I have got a local node running and would like to interact with it via a script, ideally javascript.
2) Is this possible or do I need to use the js-ipfs implementation?
If I do need to use js-ipfs, can I run a local node too?
i.e. host a local node using go-ipfs, then interact with it (add/cat/get etc) using a js script js-ipfs?
Thank you for your help! As you can tell, I’m a little confused…
If your goal is to say on JS if you can, just install JS-IPFS, and yes that can run a full node and be eithe rin NodeJS (server side even) or completely inside browser. Why were you wanting to use GO-IPFS if you need/want only JS? In my setup I’m using GO-IPFS and then calling the API thru the HTTP-API, so that’s an interesting question about whether the JS API can directly control a GO instance.
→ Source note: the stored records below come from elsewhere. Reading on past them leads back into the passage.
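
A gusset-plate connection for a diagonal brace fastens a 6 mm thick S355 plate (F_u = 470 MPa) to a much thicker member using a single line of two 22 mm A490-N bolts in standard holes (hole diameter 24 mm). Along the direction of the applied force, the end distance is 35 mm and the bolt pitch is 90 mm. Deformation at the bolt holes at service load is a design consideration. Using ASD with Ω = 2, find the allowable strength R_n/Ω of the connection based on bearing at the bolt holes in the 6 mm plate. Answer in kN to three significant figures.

113 kN

Per bolt r_n = 1.2 l_c t F_u ≤ 2.4 d t F_u; upper limit = 2.4 × 22 × 6 × 470 / 1000 = 148.9 kN.
Edge bolt: l_c = 35 − 24/2 = 23 mm → 1.2 × 23 × 6 × 470 / 1000 = 77.83 → r_n = 77.83 kN.
Interior bolts: l_c = 90 − 24 = 66 mm → 1.2 × 66 × 6 × 470 / 1000 = 223.3 → r_n = 148.9 kN.
R_n = 1 × 77.83 + 1 × 148.9 = 226.7 kN.
Allowable strength R_n/Ω = 226.7 / 2 = 113 kN.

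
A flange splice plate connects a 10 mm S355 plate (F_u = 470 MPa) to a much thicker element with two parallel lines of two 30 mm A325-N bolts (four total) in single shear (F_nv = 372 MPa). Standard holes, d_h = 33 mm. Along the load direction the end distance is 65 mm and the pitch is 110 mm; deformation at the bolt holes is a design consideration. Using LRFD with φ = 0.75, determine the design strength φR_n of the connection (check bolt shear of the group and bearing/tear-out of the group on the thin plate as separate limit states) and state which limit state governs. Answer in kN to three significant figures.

789 kN (bolt shear governs)

Bolt shear: A_b = π·30²/4 = 706.9 mm²; R_n = 372 × 706.9 × 4 × 1 / 1000 = 1052 kN → 0.75 × 1052 = 789 kN.
Bearing (1.2 l_c t F_u ≤ 2.4 d t F_u): upper limit = 2.4·30·10·470 / 1000 = 338.4 kN.
  Edge l_c = 65 − 33/2 = 48.5 → r_n = 273.5 kN; interior l_c = 110 − 33 = 77 → r_n = 338.4 kN.
  R_n,bearing = 2·273.5 + 2·338.4 = 1224 kN → 0.75 × 1224 = 918 kN.
Bolt shear governs: 789 kN.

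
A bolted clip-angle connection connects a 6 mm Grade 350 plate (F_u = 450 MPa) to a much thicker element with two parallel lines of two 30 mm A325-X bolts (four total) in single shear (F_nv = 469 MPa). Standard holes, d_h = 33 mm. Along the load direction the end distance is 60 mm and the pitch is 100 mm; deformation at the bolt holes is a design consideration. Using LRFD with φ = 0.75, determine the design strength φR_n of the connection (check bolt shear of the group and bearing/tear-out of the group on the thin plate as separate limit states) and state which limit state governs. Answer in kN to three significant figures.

Bolt shear: A_b = π·30²/4 = 706.9 mm²; R_n = 469 × 706.9 × 4 × 1 / 1000 = 1326 kN → 0.75 × 1326 = 995 kN.
Bearing (1.2 l_c t F_u ≤ 2.4 d t F_u): upper limit = 2.4·30·6·450 / 1000 = 194.4 kN.
  Edge l_c = 60 − 33/2 = 43.5 → r_n = 140.9 kN; interior l_c = 100 − 33 = 67 → r_n = 194.4 kN.
  R_n,bearing = 2·140.9 + 2·194.4 = 670.7 kN → 0.75 × 670.7 = 503 kN.
Bearing governs: 503 kN.

503 kN (bearing governs)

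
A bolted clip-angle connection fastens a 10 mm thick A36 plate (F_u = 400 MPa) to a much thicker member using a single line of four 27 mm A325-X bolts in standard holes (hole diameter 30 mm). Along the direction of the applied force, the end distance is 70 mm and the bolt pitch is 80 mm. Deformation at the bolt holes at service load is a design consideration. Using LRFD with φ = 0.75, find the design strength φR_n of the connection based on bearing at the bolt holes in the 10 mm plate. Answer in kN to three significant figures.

734 kN

Per bolt r_n = 1.2 l_c t F_u ≤ 2.4 d t F_u; upper limit = 2.4 × 27 × 10 × 400 / 1000 = 259.2 kN.
Edge bolt: l_c = 70 − 30/2 = 55 mm → 1.2 × 55 × 10 × 400 / 1000 = 264 → r_n = 259.2 kN.
Interior bolts: l_c = 80 − 30 = 50 mm → 1.2 × 50 × 10 × 400 / 1000 = 240 → r_n = 240 kN.
R_n = 1 × 259.2 + 3 × 240 = 979.2 kN.
Design strength φR_n = 0.75 × 979.2 = 734 kN.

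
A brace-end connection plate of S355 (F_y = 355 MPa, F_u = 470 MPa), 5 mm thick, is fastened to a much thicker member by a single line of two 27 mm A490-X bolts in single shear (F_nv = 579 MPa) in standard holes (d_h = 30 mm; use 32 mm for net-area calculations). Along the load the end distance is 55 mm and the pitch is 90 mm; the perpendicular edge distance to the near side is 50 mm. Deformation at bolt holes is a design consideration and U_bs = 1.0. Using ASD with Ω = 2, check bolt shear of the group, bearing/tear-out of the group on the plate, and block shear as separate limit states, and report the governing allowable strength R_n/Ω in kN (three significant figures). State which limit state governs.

Bolt shear: A_b = π·27²/4 = 572.6 mm²; R_n = 579 × 572.6 × 2 × 1 / 1000 = 663 kN → 663 / 2 = 332 kN.
Bearing: edge l_c = 40, r_n = 112.8 kN; interior l_c = 60, r_n = 152.3 kN; R_n = 112.8 + 1·152.3 = 265.1 kN → 133 kN.
Block shear: A_gv = 725, A_nv = 485, A_nt = 170 mm²; R_n = min(0.6F_uA_nv, 0.6F_yA_gv) + U_bs·F_u·A_nt = 216.7 kN → 108 kN.
Block shear governs: 108 kN.

108 kN (block shear governs)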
I’m not sure.
There is a js implementation of the HTTP API. If you check out the js-ipfs docs and repo structure you should see more info. There is also a shared interface that can be backed by either the HTTP API or a js-ipfs node.
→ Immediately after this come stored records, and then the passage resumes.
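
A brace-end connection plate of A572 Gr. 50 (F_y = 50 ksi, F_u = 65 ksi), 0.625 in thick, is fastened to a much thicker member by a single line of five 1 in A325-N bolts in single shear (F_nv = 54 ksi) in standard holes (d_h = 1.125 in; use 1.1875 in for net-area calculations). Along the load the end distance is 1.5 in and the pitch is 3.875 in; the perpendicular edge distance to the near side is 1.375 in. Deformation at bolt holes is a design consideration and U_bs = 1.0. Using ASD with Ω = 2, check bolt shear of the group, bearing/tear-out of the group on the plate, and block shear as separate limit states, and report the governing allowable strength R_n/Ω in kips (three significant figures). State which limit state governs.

106 kips (bolt shear governs)

Bolt shear: A_b = π·1²/4 = 0.7854 in²; R_n = 54 × 0.7854 × 5 × 1 = 212.1 kips → 212.1 / 2 = 106 kips.
Bearing: edge l_c = 0.9375, r_n = 45.7 kips; interior l_c = 2.75, r_n = 97.5 kips; R_n = 45.7 + 4·97.5 = 435.7 kips → 218 kips.
Block shear: A_gv = 10.62, A_nv = 7.285, A_nt = 0.4883 in²; R_n = min(0.6F_uA_nv, 0.6F_yA_gv) + U_bs·F_u·A_nt = 315.9 kips → 158 kips.
Bolt shear governs: 106 kips.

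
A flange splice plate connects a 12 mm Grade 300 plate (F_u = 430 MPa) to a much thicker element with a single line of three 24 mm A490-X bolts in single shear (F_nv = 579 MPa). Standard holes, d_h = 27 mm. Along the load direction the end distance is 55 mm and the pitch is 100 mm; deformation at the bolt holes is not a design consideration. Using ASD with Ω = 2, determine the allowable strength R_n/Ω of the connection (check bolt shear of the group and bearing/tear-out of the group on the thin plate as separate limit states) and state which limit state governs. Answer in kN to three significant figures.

Bolt shear: A_b = π·24²/4 = 452.4 mm²; R_n = 579 × 452.4 × 3 × 1 / 1000 = 785.8 kN → 785.8 / 2 = 393 kN.
Bearing (1.5 l_c t F_u ≤ 3.0 d t F_u): upper limit = 3.0·24·12·430 / 1000 = 371.5 kN.
  Edge l_c = 55 − 27/2 = 41.5 → r_n = 321.2 kN; interior l_c = 100 − 27 = 73 → r_n = 371.5 kN.
  R_n,bearing = 1·321.2 + 2·371.5 = 1064 kN → 1064 / 2 = 532 kN.
Bolt shear governs: 393 kN.

393 kN (bolt shear governs)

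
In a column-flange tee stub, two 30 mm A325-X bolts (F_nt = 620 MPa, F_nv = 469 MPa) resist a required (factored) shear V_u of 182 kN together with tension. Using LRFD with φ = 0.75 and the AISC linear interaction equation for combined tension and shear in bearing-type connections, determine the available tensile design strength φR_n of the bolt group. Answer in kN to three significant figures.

614 kN

A_b = π·30²/4 = 706.9 mm²; f_rv = 182 × 1000 / (2 × 706.9) = 128.7 MPa.
F'_nt = 1.3 F_nt − (F_nt / φF_nv) f_rv = 1.3·620 − (620/(0.75·469))·128.7 = 579.1 MPa, capped at F_nt → F'_nt = 579.1 MPa.
R_n = F'_nt · A_b · n = 579.1 × 706.9 × 2 / 1000 = 818.7 kN.
Design strength φR_n = 0.75 × 818.7 = 614 kN.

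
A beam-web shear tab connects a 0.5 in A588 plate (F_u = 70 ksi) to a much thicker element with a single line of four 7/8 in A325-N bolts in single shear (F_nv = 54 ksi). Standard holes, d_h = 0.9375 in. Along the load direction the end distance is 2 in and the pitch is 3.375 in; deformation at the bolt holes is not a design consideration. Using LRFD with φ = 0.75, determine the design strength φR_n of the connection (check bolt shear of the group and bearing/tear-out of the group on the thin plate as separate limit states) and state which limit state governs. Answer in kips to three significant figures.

97.4 kips (bolt shear governs)

Bolt shear: A_b = π·0.875²/4 = 0.6013 in²; R_n = 54 × 0.6013 × 4 × 1 = 129.9 kips → 0.75 × 129.9 = 97.4 kips.
Bearing (1.5 l_c t F_u ≤ 3.0 d t F_u): upper limit = 3.0·0.875·0.5·70 = 91.88 kips.
  Edge l_c = 2 − 0.9375/2 = 1.531 → r_n = 80.39 kips; interior l_c = 3.375 − 0.9375 = 2.438 → r_n = 91.88 kips.
  R_n,bearing = 1·80.39 + 3·91.88 = 356 kips → 0.75 × 356 = 267 kips.
Bolt shear governs: 97.4 kips.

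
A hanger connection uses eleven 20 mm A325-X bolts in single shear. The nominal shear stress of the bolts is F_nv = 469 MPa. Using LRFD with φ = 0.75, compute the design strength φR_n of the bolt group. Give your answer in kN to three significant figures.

A_b = π × 20² / 4 = 314.2 mm².
R_n = F_nv · A_b · n · n_s = 469 × 314.2 × 11 × 1 / 1000 = 1621 kN.
Design strength φR_n = 0.75 × 1621 = 1220 kN.

1220 kN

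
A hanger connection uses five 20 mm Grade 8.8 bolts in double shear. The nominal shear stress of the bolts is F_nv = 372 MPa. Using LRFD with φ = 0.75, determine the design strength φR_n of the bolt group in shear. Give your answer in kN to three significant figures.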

If you’re in an environment where you can use go-ipfs over js-ipfs (i.e. you don’t need the node to be fully in a browser and you are not trying to configure/create subcomponents of IPFS using JS) it’s likely that go-ipfs is the better choice given that it tends to get features first.
Thanks - it was my intention to run the go-ipfs node, because it appears to be the ‘default’ version, that is all. I do not need to run it in a browser, so wanted to have a ~standalone ipfs node running, separately to everything else.
Not done this before so not sure what the best approach is!